I know it’s irrational, but I don’t want to die from M30 fumes.
It’s a straight shot home once I hit the 305 and I play Simon & Garfunkel to wash the Good Old Daze out of my brain but I drive too fast or too slow. I can’t stop checking the rearview. It’s really raining tonight, not drizzling, and Shortus is going home—You were luckier than I was tonight—and my wipers aren’t working quite right. It’s a two-lane road, always quiet and dark at night—it’s fucking Bainbridge—and I tell myself that the set of headlights a few car lengths back is nothing to worry about because this is the way to the ferry. I turn up the volume and focus on bridges over troubled waters but my heart is beating fast.
Can you catch fentanyl by touching a tainted plastic bag? Am I ill?
Home at last and sweaty as fuck—I shouldn’t have worn your favorite sweater—and I walk into my house and I call out to my cats but my cats aren’t dogs. They don’t come when called. I grab some paper towels and head back outside. I stare at my car, my car full of poison. I don’t want an accidental contact high and I sure as hell don’t want anything to happen to my cats. I pop my trunk and the paper towels aren’t plastic, but at least they’ll provide some boundary between my skin and the fentanyl.
I fold four paper towels and pick up the bag of death and my heart thumps faster—is fentanyl airborne?—and I walk back to my house. And then I hear the sound of my guitar. I clench the paper towels.
Oliver.
“In here,” he says.
I walk around the corner, down into my sunken living room, and there he is, on my couch, strumming my Gibson. Chills. Flashbacks. All of it. “Did you have a good night, my friend?”
“It was okay.”
He’s tuning the guitar again and he’s pure Angeleno. He’s not a great writer. And he’s not a great private detective and he probably put his detective hat on tonight because he hit a snag in the spec script he’s no doubt writing in his downtime.
He eyes the wad of paper towels. “What’s that, Goldberg?”
“What’s up, Oliver? Did my bid on the Frank Stella not go through?”

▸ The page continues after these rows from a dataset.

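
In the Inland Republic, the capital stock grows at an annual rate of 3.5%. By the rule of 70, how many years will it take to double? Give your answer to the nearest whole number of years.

70/3.5 ≈ 20.00, so it doubles roughly every 20 years.

approximately 20 years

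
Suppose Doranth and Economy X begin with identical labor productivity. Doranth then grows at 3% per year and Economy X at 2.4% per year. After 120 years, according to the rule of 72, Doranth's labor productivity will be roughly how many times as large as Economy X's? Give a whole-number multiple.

Rate gap = 3% − 2.4% = 0.6 points.
The ratio doubles every 72/0.6 ≈ 120.00 years.
120/120.00 ≈ 1.00 doublings → ratio ≈ 2^1.00 ≈ 2.

2 times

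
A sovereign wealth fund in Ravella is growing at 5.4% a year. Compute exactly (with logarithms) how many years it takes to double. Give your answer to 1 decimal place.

t = ln(2) / ln(1 + 0.054) = 0.6931 / 0.052592 ≈ 13.18.

13.2 years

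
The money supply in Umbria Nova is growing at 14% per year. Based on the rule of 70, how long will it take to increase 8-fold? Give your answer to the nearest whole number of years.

At 14% it doubles every 70/14 ≈ 5.00 years.
8 = 2^3, so 3 doublings → 15 years.

≈ 15 years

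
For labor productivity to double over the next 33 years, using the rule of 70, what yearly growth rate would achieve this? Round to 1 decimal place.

approximately 2.1%

70 / 33 ≈ 2.12, so about 2.1% per year.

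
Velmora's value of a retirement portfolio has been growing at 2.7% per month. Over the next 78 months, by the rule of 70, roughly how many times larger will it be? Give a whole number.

70/2.7 ≈ 25.93 months per doubling.
78 months fits 3 doublings: 2^3 = 8.

8 times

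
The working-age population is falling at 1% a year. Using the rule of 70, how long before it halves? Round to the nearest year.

around 70 years

Halving time ≈ 70 / 1 = 70.00 → 70 years.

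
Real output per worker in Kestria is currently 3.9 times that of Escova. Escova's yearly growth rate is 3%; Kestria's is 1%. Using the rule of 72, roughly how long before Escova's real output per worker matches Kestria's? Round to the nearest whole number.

The growth-rate gap is 3% − 1% = 2 percentage points.
So the ratio between them halves every 72/2 ≈ 36.00 years.
A 3.9 times gap takes log₂(3.9) ≈ 1.96 halvings to close: 1.96 × 36.00 ≈ 71 years.

about 71 years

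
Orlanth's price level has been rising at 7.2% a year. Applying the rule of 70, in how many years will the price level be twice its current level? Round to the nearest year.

around 10 years

70/7.2 ≈ 9.72, so it doubles roughly every 10 years.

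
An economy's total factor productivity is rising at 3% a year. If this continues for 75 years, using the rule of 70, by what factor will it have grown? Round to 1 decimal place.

around 9.3 times

Doubles every ≈ 23.33 years (70/3).
75 years is 3.21 doublings; 2^3.21 ≈ 9.3×.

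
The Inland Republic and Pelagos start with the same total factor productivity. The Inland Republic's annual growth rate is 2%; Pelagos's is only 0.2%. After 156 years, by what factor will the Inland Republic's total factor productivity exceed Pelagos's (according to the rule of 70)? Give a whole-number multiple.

Only the 1.8-point difference matters.
70/1.8 ≈ 38.89 years per doubling of the ratio; 156 years gives 4.01 doublings, so ≈ 16×.

around 16 times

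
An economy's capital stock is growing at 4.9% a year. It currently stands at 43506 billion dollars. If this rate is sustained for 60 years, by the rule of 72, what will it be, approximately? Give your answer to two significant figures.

Doubling time ≈ 72/4.9 = 14.69 years.
60 years is 60/14.69 ≈ 4.08 doublings, a factor of 2^4.08 ≈ 16.91.
43506 × 16.91 ≈ 740000 billion dollars.

approximately 740000 billion dollars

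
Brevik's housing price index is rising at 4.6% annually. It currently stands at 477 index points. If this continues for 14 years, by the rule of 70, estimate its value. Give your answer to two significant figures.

about 900 index points

It doubles every 70/4.6 ≈ 15.22 years, so 14 years is 0.92 doublings.
2^0.92 ≈ 1.89; 477 × 1.89 ≈ 900 index points.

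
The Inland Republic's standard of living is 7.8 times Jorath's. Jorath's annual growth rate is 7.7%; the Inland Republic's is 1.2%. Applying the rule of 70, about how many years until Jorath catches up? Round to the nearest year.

What matters is the difference: 6.5 pp.
Rule of 70 on the gap: the ratio halves every 70/6.5 ≈ 10.77 years.
A 7.8 times gap takes log₂(7.8) ≈ 2.96 halvings to close: 2.96 × 10.77 ≈ 32 years.

32 years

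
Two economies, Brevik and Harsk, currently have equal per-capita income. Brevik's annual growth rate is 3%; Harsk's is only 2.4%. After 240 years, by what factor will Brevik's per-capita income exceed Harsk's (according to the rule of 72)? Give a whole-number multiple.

roughly 4 times

Rate gap = 3% − 2.4% = 0.6 points.
The ratio doubles every 72/0.6 ≈ 120.00 years.
240/120.00 ≈ 2.00 doublings → ratio ≈ 2^2.00 ≈ 4.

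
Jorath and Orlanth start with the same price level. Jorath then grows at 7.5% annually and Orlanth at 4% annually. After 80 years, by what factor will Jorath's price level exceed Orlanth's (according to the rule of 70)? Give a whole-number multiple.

Rate gap = 7.5% − 4% = 3.5 points.
The ratio doubles every 70/3.5 ≈ 20.00 years.
80/20.00 ≈ 4.00 doublings → ratio ≈ 2^4.00 ≈ 16.

about 16 times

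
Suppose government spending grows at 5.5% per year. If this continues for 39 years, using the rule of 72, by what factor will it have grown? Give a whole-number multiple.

about 8 times

At 5.5% one doubling takes ≈ 13.09 years; 39 years is 3 of them, so ×8.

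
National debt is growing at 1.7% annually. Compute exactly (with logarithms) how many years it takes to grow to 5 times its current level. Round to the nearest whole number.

t = ln(5) / ln(1 + 0.017) = 1.6094 / 0.016857 ≈ 95.47.
≈ 95 years.

95 years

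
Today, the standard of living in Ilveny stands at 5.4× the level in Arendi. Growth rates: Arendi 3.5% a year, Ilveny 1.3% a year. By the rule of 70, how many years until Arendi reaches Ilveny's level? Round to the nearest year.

Arendi gains on Ilveny at 3.5% − 1.3% = 2.2 points a year.
At that relative rate the gap halves every 70/2.2 ≈ 31.82 years.
A 5.4× gap takes log₂(5.4) ≈ 2.43 halvings to close: 2.43 × 31.82 ≈ 77 years.

approximately 77 years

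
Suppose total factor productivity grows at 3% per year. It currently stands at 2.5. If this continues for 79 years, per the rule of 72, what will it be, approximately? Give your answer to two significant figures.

≈ 24

It doubles every 72/3 ≈ 24.00 years, so 79 years is 3.29 doublings.
2^3.29 ≈ 9.78; 2.5 × 9.78 ≈ 24.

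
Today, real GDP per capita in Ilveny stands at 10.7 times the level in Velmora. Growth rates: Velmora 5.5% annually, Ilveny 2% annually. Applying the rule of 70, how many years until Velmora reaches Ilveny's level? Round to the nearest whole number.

around 68 years

What matters is the difference: 3.5 pp.
Rule of 70 on the gap: the ratio halves every 70/3.5 ≈ 20.00 years.
A 10.7 times gap takes log₂(10.7) ≈ 3.42 halvings to close: 3.42 × 20.00 ≈ 68 years.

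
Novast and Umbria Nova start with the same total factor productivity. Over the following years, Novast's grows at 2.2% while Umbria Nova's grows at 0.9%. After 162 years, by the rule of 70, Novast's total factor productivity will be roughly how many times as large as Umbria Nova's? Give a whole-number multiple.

around 8 times

Only the 1.3-point difference matters.
70/1.3 ≈ 53.85 years per doubling of the ratio; 162 years gives 3.01 doublings, so ≈ 8×.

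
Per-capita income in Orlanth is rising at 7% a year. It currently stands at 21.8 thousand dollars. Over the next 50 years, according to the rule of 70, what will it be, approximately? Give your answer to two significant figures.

approximately 700 thousand dollars

Doubling time ≈ 70/7 = 10.00 years.
50 years is 50/10.00 ≈ 5.00 doublings, a factor of 2^5.00 ≈ 32.00.
21.8 × 32.00 ≈ 700 thousand dollars.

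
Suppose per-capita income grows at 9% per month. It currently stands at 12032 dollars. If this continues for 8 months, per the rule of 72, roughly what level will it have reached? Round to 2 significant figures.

24000 dollars

It doubles every 72/9 ≈ 8.00 months, so 8 months is 1.00 doublings.
2^1.00 ≈ 2.00; 12032 × 2.00 ≈ 24000 dollars.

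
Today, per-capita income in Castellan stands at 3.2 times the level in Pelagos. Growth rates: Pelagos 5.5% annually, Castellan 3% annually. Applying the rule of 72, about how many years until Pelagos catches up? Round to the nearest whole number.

about 48 years

What matters is the difference: 2.5 pp.
Rule of 72 on the gap: the ratio halves every 72/2.5 ≈ 28.80 years.
A 3.2 times gap takes log₂(3.2) ≈ 1.68 halvings to close: 1.68 × 28.80 ≈ 48 years.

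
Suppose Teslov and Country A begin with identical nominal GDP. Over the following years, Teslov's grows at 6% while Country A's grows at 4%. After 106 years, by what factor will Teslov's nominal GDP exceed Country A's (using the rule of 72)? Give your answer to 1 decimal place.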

I dump the paper towels in the trash bin—I pray my cats don’t find a way in—and he tosses my guitar on the floor and man-spreads on my sofa in the spot where you sat.
“I saw you in Poulsbo,” he says. “And needless to say, I am not pleased, my friend.”
Of course he followed me. Of course tonight had to be the night that he threw himself into his work. “I don’t know what you’re talking about.”
He just shakes his head. “Don’t mess with me, Goldberg. We had a deal. You stay outta trouble. And that means you stay clean. Away from trash like Ajax.”
In some fucked-up way I forgot that he is what he is, a private fucking detective, a dancer for money. But that’s not my fault. It’s easy to forget the origin of our relationship because most of the time he’s just on me about art. I flop into a chair. “Oliver, I’m telling you. It’s not what you think.”